Wer haftet bei Datenmissbrauch in der Cloud?

Todd Thiemann
|
Freitag, 30. Oktober 2009, 13:14 Uhr

Es ist immer wieder erstaunlich zu hören, dass IaaS-Provider (Infrastructure-as-a-Service) irrtümlicherweise für diejenigen gehalten werden, die die Sicherheit in der öffentlichen Cloud gewährleisten. Ein Artikel von Todd Thiemann, Senior Director Data Protection bei Trend Micro.

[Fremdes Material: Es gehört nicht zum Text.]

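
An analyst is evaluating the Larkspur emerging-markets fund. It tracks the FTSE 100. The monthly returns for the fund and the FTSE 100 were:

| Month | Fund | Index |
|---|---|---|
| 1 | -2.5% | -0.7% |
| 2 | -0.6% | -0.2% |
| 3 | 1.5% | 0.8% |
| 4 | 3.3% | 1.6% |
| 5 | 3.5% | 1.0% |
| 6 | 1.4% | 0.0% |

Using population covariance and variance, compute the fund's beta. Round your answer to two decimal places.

2.47

r̄p = 1.1000%,  r̄m = 0.4167%
Cov = Σ(rp − r̄p)(rm − r̄m) / 6 = 1.5167
Var(rm) = Σ(rm − r̄m)² / 6 = 0.6147
β = Cov / Var = 1.5167 / 0.6147 = 2.4674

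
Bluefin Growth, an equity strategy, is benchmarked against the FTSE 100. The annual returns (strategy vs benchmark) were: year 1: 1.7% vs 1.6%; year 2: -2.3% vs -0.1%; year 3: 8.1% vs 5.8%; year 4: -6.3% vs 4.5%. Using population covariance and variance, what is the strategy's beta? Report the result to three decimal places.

0.833

r̄p = 0.3000%,  r̄m = 2.9500%
Cov = Σ(rp − r̄p)(rm − r̄m) / 4 = 4.5100
Var(rm) = Σ(rm − r̄m)² / 4 = 5.4125
β = Cov / Var = 4.5100 / 5.4125 = 0.8333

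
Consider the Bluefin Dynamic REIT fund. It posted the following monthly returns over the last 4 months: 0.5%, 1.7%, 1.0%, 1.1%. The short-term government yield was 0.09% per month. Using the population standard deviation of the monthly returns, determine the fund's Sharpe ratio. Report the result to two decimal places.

Mean return μ = 4.30 / 4 = 1.0750%
Σ(r − μ)² = 0.7275; population σ = √(0.7275/4) = 0.4265%
Sharpe = (μ − rf) / σ = (1.0750 − 0.09) / 0.4265 = 0.9850 / 0.4265 = 2.3095

2.31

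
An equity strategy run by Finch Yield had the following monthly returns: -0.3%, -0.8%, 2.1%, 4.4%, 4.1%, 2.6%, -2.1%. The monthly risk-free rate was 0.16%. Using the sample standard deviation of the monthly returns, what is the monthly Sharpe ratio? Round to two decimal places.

r̄ = (-0.3 − 0.8 + 2.1 + 4.4 + 4.1 + 2.6 − 2.1) / 7 = 1.4286%
Σ(r − r̄)² = 38.1943; sample σ = √(38.1943/6) = 2.5230%
Sharpe = (r̄ − rf) / σ = (1.4286 − 0.16) / 2.5230 = 1.2686 / 2.5230 = 0.5028

0.50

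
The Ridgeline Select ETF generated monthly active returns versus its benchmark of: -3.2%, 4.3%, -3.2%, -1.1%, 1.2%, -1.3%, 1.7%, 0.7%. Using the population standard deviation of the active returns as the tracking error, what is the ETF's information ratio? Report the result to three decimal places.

-0.047

Mean return μ = -0.90 / 8 = -0.1125%
Population std dev = √[46.5888 / 8] = 2.4132%
IR = μ / tracking error = -0.1125 / 2.4132 = -0.0466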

Die IaaS-Provider sorgen sicherlich für eine ordentliche Grundsicherheit (physische Sicherheit, Perimeter-Firewalls, Load Balancing und möglicherweise Intrusion Detection beziehungsweise Prevention). Manche IaaS-Anbieter streben danach, sich durch bessere Sicherheit von der Konkurrenz abzusetzen, doch die meisten konzentrieren sich auf eine aggressive Preispolitik und werben mit der Flexibilität, die das Konzept im Vergleich zum On-Premise-Datencenter verspricht.

Auch wenn IaaS-Anbieter versuchen, eine sichere Umgebung zu liefern, so liegt die Verantwortung für die Sicherheit bei den Unternehmen, die den Dienst nutzen. Diese Tatsache stellt übrigens Amazon Web Services in den Kundenvereinbarungen klar fest und weist jegliche Garantie für die Sicherheit der Inhalte in der eigenen Cloud von sich.

Dies ist keine Ausnahme. Alle IaaS-Provider schließen die Gewährleistung der Sicherheit aus, die über die physische Security sowie Basis-Perimeter-Sicherheit der genutzten Computerumgebung hinaus geht. Der Grund dafür liegt wahrscheinlich darin, dass die meisten IaaS-Anbieter (75 Prozent laut IDC) in den USA ansässig sind, wo Klagen an der Tagesordnung sind.

Bis dato ist noch kein IaaS-bezogener Datenmissbrauch bekannt geworden. Distributed Denial of Service (DDoS) und verlorene Daten gab es, doch keinen Missbrauch von kritischen Informationen. Doch angesichts der Vorteile, die Nutzer von Applikationen in der Cloud erwarten, kommen immer mehr geschäftskritische Daten in die Cloud - und ist es nur eine Frage der Zeit, bis es zum ersten Missbrauchsvorfall kommt.